Medición de la actividad catalasa: método de absorción UV
Principio
El H2O2 tiene una fuerte absorción en la longitud de onda de 240 nm y la catalasa puede descomponerlo debido a la oxidación del hidrógeno. La absorbancia (A240) de la solución de reacción disminuirá con el tiempo de reacción. La actividad catalasa se puede medir midiendo la tasa de cambio en la absorbancia.
Instrumentos y Utensilios
Espectrofotómetro UV; centrífuga; 1 matraz aforado de 250ml; 2 pajitas graduadas de 0,5ml, 1 pajita graduada de 2ml; 3 tubos de ensayo de 10ml; ;
Reactivo
0,2mol/L de tampón fosfato pH7,8 (que contiene 1% de polivinilpirrolidona);
0,1mol/L H2O2 (calibrado con 0,1mol/ L permanganato de potasio).
Método
1. Extracción líquida enzimática: Pesar 0,5 g de hojas frescas de trigo u otros tejidos vegetales en un mortero y añadir de 2 a 3 ml de pH 7,0 preenfriado a 4ºC. °C Después de moler la solución tampón de fosfato y una pequeña cantidad de arena de cuarzo hasta obtener un homogeneizado, transfiéralo a un matraz volumétrico de 25 ml, enjuague el mortero varias veces con la solución tampón, combine las soluciones de enjuague y ajuste el volumen hasta la marca. . Mezclar uniformemente y colocar el matraz medidor en un refrigerador a 5°C durante 10 minutos. Tomar el líquido clarificado superior y centrifugarlo a 4000 rpm durante 15 minutos. El líquido sobrenadante es el extracto crudo de catalasa. Conservar a 5°C para su uso posterior.
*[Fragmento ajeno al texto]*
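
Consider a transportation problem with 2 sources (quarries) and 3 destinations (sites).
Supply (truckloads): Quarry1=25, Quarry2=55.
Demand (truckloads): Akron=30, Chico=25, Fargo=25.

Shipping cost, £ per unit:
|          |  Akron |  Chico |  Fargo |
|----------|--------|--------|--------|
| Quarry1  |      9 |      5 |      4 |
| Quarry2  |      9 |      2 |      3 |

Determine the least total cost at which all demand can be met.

395

Optimal allocation:
  Quarry1 to Akron: 25 truckloads
  Quarry2 to Akron: 5 truckloads
  Quarry2 to Chico: 25 truckloads
  Quarry2 to Fargo: 25 truckloads
Total cost = £395.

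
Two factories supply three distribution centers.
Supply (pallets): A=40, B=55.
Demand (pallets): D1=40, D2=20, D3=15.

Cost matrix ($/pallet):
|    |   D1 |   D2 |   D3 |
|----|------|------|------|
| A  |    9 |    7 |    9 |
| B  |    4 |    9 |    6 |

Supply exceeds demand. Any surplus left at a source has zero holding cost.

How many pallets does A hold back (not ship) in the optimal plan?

An optimal plan:
  A to D2: 20 × $7 = $140
  B to D1: 40 × $4 = $160
  B to D3: 15 × $6 = $90
Total cost = $390.
A ships 20 of its 40, leaving 20.

20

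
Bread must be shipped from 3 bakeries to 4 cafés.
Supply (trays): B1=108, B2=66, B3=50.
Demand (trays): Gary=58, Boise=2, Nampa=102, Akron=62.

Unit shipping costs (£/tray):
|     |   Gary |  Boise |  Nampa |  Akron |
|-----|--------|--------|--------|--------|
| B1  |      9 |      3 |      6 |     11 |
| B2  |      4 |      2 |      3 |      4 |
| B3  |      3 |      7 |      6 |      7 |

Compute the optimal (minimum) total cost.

An optimal shipping plan:
  B1 to Gary: 4 × £9 = £36
  B1 to Boise: 2 × £3 = £6
  B1 to Nampa: 102 × £6 = £612
  B2 to Gary: 4 × £4 = £16
  B2 to Akron: 62 × £4 = £248
  B3 to Gary: 50 × £3 = £150
Total = 36 + 6 + 612 + 16 + 248 + 150 = £1068.

1068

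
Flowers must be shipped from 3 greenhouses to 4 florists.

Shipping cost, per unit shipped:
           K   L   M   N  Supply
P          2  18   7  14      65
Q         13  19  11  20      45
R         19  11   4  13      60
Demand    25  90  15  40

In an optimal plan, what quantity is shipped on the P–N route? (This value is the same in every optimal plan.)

40

Solving gives:
  P→K: 25 × 2 = 50
  P→N: 40 × 14 = 560
  Q→L: 30 × 19 = 570
  Q→M: 15 × 11 = 165
  R→L: 60 × 11 = 660
Total cost = 2005.
So P→N carries 40 bunches.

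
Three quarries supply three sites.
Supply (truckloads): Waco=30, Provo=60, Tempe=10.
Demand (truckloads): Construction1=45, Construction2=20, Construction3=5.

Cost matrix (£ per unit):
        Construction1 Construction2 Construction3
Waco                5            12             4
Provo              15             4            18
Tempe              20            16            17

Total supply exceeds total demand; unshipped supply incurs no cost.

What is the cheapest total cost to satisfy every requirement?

An optimal shipping plan:
  Waco->Construction1: 25 truckloads
  Waco->Construction3: 5 truckloads
  Provo->Construction1: 20 truckloads
  Provo->Construction2: 20 truckloads
Total cost = £525.

525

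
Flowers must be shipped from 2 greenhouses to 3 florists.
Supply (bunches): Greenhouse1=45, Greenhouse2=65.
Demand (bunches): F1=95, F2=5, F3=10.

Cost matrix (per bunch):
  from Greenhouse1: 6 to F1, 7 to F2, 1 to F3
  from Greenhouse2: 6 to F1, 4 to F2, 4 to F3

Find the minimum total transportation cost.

600

One minimum-cost allocation:
  Greenhouse1→F1: 35 × 6 = 210
  Greenhouse1→F3: 10 × 1 = 10
  Greenhouse2→F1: 60 × 6 = 360
  Greenhouse2→F2: 5 × 4 = 20
Total = 210 + 10 + 360 + 20 = 600.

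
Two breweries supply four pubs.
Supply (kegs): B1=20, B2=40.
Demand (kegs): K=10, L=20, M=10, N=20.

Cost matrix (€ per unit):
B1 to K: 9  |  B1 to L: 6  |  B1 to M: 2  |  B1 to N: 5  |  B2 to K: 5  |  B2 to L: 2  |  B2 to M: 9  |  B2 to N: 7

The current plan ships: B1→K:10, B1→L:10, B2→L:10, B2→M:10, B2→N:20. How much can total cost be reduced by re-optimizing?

Current plan cost = 10·9 + 10·6 + 10·2 + 10·9 + 20·7 = €400.
Optimal plan:
  B1->M: 10 × €2 = €20
  B1->N: 10 × €5 = €50
  B2->K: 10 × €5 = €50
  B2->L: 20 × €2 = €40
  B2->N: 10 × €7 = €70
Optimal cost = €230.
Saving = 400 − 230 = €170.

170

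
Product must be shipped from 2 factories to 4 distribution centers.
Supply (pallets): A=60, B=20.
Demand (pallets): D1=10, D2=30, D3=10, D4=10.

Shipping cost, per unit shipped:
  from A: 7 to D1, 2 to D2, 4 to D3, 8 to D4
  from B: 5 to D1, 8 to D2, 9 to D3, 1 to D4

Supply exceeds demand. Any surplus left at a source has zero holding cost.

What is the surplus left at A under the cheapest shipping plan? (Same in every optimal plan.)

Minimum-cost shipments:
  A to D2: 30 pallets
  A to D3: 10 pallets
  B to D1: 10 pallets
  B to D4: 10 pallets
Total cost = 160.
A ships 40 of its 60, leaving 20.

20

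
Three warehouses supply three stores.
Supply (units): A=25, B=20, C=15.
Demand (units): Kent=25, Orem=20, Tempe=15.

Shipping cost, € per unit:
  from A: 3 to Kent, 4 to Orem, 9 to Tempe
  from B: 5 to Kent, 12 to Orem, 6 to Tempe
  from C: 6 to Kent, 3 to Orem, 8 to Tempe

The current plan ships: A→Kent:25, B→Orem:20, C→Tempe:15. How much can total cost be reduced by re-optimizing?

Current plan cost = 25·3 + 20·12 + 15·8 = €435.
Optimal plan:
  A→Kent: 20 × €3 = €60
  A→Orem: 5 × €4 = €20
  B→Kent: 5 × €5 = €25
  B→Tempe: 15 × €6 = €90
  C→Orem: 15 × €3 = €45
Optimal cost = €240.
Saving = 435 − 240 = €195.

195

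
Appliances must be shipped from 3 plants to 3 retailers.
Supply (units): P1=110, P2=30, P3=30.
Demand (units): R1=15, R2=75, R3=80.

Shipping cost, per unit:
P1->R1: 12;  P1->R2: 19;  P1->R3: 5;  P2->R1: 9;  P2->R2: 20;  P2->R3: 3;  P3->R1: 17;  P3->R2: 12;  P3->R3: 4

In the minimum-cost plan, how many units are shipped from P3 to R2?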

2. Medición: Tome 3 tubos de ensayo de 10 ml, 2 de los cuales son tubos de medición de muestra y 1 es un tubo en blanco. Agregue los reactivos en el orden que se muestra en la Tabla 40-2.
Tabla 40-2 Tabla de configuración del líquido de muestra para la determinación de H2O2 mediante el método de absorción UV
Número de tubo
S1
S2
S3
Solución enzimática bruta (ml)
0,2
0,2
0,2
pH7,8 Ácido fosfórico (ml)
1,5
1,5
1,5
Agua destilada (ml)
1,0
1,0
1,0
Después de precalentar a 25°C, añadir 0,3ml 0,1mol/L H2O2 tubo a tubo. Marcar el tiempo inmediatamente después de cada uno. Se agrega el tubo y se vierte rápidamente en una taza colorimétrica de cuarzo, se mide la absorbancia a 240 nm, se lee cada 1 minuto y se mide durante 4 minutos. Una vez medidos los tres tubos, se calcula la actividad enzimática de acuerdo con lo siguiente. fórmula.
3. Cálculo del resultado:
La cantidad de enzima que reduce el A240 en 0,1 en 1 minuto es 1 unidad de actividad enzimática (u).
Actividad catalasa (u/gFW/min) =
Donde A240 = AS0-
AS0: tubo de control con solución de enzima hervida agregada Valor de absorbancia
; p>
AS1, AS2: valor de absorbancia del tubo de muestra;
Vt: volumen total de extracto enzimático bruto (ml);
V1: extracto enzimático bruto para determinación Líquido enzimático; volumen (ml);
FW: peso fresco de la muestra (g);
0,1: cada disminución de 0,1 en A240 es 1 unidad de actividad enzimática (u);
t: el tiempo desde la adición de peróxido de hidrógeno hasta la última lectura (min).